しかし終始おだやかな内容すぎて、映像の熱みたいなものは前回が上だったかな。最終回よりその1話前が最も作画的に充実することはジンクスだけどね。
今回に目を引いたカットはコンサート開始時に少し背景動画があったこと、音符を集める回想カットでのCG活用、夢の花畑へ主人公が迷いこむ場面くらい……あれ、全部ハミィがらみだ。思えば、ボケているようでいて自身の信念に準じていたハミィは、過去シリーズでのプリキュアに近い立ち位置だったな。

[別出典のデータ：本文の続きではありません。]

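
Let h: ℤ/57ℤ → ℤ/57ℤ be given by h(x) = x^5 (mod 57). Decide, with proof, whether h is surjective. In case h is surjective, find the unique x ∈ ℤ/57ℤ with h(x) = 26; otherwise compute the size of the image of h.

Computing x^5 mod 57 for each x (by repeated squaring, reducing mod 57 at every step), the values h(0), h(1), …, h(56) are: 0, 1, 32, 15, 55, 47, 24, 49, 50, 54, 22, 26, 27, 52, 29, 21, 4, 44, 18, 19, 20, 51, 34, 17, 9, 43, 11, 12, 16, 41, 45, 46, 14, 48, 40, 23, 6, 37, 38, 39, 13, 53, 36, 28, 5, 30, 31, 35, 3, 7, 8, 33, 10, 2, 42, 25, 56.
Every element of ℤ/57ℤ appears exactly once in this list, so h is a bijection, and in particular surjective.
Since h is surjective, we read off the preimage of 26 from the same table: h(11) = 26, so h⁻¹(26) = 11.

11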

最終回なので総評も。ほとんど前回*2と前々回*3の感想で書いたことのくりかえしになるが、シリーズ全体の構成はよくできていたと思う。
特に、全てを操っていたノイズの正体と、その対処法は、説得力あるものだった。その結論にいたるために描かれたプリキュアの衝突も充分だったと思う。いったんキュアミューズという仮面プリキュアを前出しすることで、敵のプリキュア化という誰もが予想する展開を意外性をもって演出し、飽きない程度に正体探しを楽しませてくれたことも良い。敵との対決が舌足らずにならず、新プリキュア登場の引きも巧みで、シリーズ前作に対する数少ない不満を解消してくれた。
キャラクターの数を抑えたところも良かった。プリキュアだけでなく、その家族も異世界側の住人と重ねて整理。妖精も1匹だけで、敵の数も少な目。舌足らずにはならず、和音のようなゲストあつかいで終わりそうな友人にも定期的にスポットライトが当てられた。

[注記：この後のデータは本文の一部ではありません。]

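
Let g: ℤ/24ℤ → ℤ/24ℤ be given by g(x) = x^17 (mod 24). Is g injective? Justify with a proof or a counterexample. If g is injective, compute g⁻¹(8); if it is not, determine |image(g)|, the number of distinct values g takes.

15

g(0) = 0^17 = 0.
g(6): Repeated squaring mod 24: 6^1 ≡ 6, 6^2 ≡ 6² = 36 ≡ 12, 6^4 ≡ 12² = 144 ≡ 0, 6^8 ≡ 0² = 0, 6^16 ≡ 0² = 0. Since 17 = 16 + 1, 6^17 ≡ 0·6: 0·6 = 0. So 6^17 ≡ 0 (mod 24).
So g(0) = g(6) = 0 while 0 ≠ 6, thus g is not injective.
Since g is not injective, we determine |image(g)|. Computing x^17 mod 24 for each x (by repeated squaring, reducing mod 24 at every step), the values g(0), g(1), …, g(23) are: 0, 1, 8, 3, 16, 5, 0, 7, 8, 9, 16, 11, 0, 13, 8, 15, 16, 17, 0, 19, 8, 21, 16, 23.
The distinct values are {0, 1, 3, 5, 7, 8, 9, 11, 13, 15, 16, 17, 19, 21, 23}; there are 15 of them.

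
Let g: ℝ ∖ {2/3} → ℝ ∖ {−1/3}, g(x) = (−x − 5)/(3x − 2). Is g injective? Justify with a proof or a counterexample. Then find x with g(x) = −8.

Suppose g(s) = g(t). Cross-multiplying: (−s − 5)(3t − 2) = (−t − 5)(3s − 2).
Expanding both sides and cancelling the symmetric terms leaves 17·(s − t) = 0. Since 17 ≠ 0, s = t. Thus g is injective.
Solving g(x) = −8: cross-multiplying gives −x − 5 = −8(3x − 2), which rearranges to 23x = 21, so x = 21/23.

21/23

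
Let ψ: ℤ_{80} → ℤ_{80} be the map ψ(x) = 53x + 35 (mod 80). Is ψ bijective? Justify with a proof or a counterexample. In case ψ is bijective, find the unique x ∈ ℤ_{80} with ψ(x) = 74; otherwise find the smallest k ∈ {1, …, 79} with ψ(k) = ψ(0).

43

Suppose ψ(s) = ψ(t) in ℤ_{80}. Then 53s + 35 ≡ 53t + 35 (mod 80), thus 53(s − t) ≡ 0 (mod 80).
Since gcd(53, 80) = 1, 53 is invertible modulo 80, thus s − t ≡ 0 (mod 80), i.e. s = t.
We now compute 53⁻¹ mod 80 explicitly. Euclid's algorithm: 80 = 1·53 + 27, 53 = 1·27 + 26, 27 = 1·26 + 1; back-substituting gives 1 = 77·53 − 51·80, so 53⁻¹ ≡ 77 (mod 80).
Then y ↦ 77(y − 35) is a two-sided inverse to ψ, so every y ∈ ℤ_{80} has a preimage.
Therefore ψ is bijective.
Since ψ is bijective, we compute ψ⁻¹(74): solve 53x + 35 ≡ 74 (mod 80), i.e. 53x ≡ 39 (mod 80).
Multiplying by 53⁻¹ = 77 gives x ≡ 77·39 = 3003 = 37·80 + 43 ≡ 43 (mod 80).
Check: ψ(43) = 53·43 + 35 = 2314 = 28·80 + 74 ≡ 74 (mod 80).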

問題は、全体の構成がよくできていたかわりに、1話完結のフォーマットが機能していなかったこと。特に、敵が怪物化する対象に脈絡がないことが多く、ドラマからアクションへの状況移行も不自然になりがちで、アクション自体の分量も少なすぎた。怪物化させる対象を深く決めていない欠点は、アクションで怪物が自身の特性を活かすような場面がほとんどないところからも感じられた。
実は、敵の怪物化やアクションへの移行に脈絡がないことは初代『ふたりはプリキュア』も同様だったが、シリーズを重ねながら改善されつつ前作で完成形に達していたと感じている。それだけに後退してほしくなかったところだ。
結局、1年間にわたる長期TVシリーズは、もちろん全体の構成も大事だが、やはり1話ごとのフォーマットも重視されるべきと痛感した。私はフォーマットいじりが好きだが、それにしてもフォーマットがしっかりしていればこそ笑えたり驚いたりできるもの。


映像面では、線が多いキャラクターデザインながら、比較的に安定した作画で楽しませてくれたことも良かった。上野ケン作画監督による濃厚な絵柄がデザインと相性よく、特に美しかった。しかしキャラクターデザイナーが同時期に東映の別作品のローテ作画監督をつとめていたり、作画の力だけで場面をもたせるような個性的なアクションアニメーターが本編に参加しなかったり*4、アクションアニメとしては食い足りない感も残った。1年間の長いアニメでは、もっと作画の状況に起伏があった方が楽しめたりするので、個人的に残念だったな。
演出面では、最終回1話前等の重要な回を任せながら期待以上に応えきった田中裕太演出、様々なアイデアを画面に詰め込んだ地岡公俊コンテが印象的。しかし、ベテランの山口祐司がコンテを多く担当しながら、流れ作業のようで特に良くも悪くもなかったことは個人的に残念だった。

*1:ハートキャッチプリキュア!』は、ダークプリキュアと和解したとはいえないだろう。

*2:http://d.hatena.ne.jp/hokke-ookami/20120122/1327418519

*3:http://d.hatena.ne.jp/hokke-ookami/20120115/1326643719

*4:たまたま半年くらい前の数話をまとめて見返すと、カット単位では悪くない作画も少なくなかったが。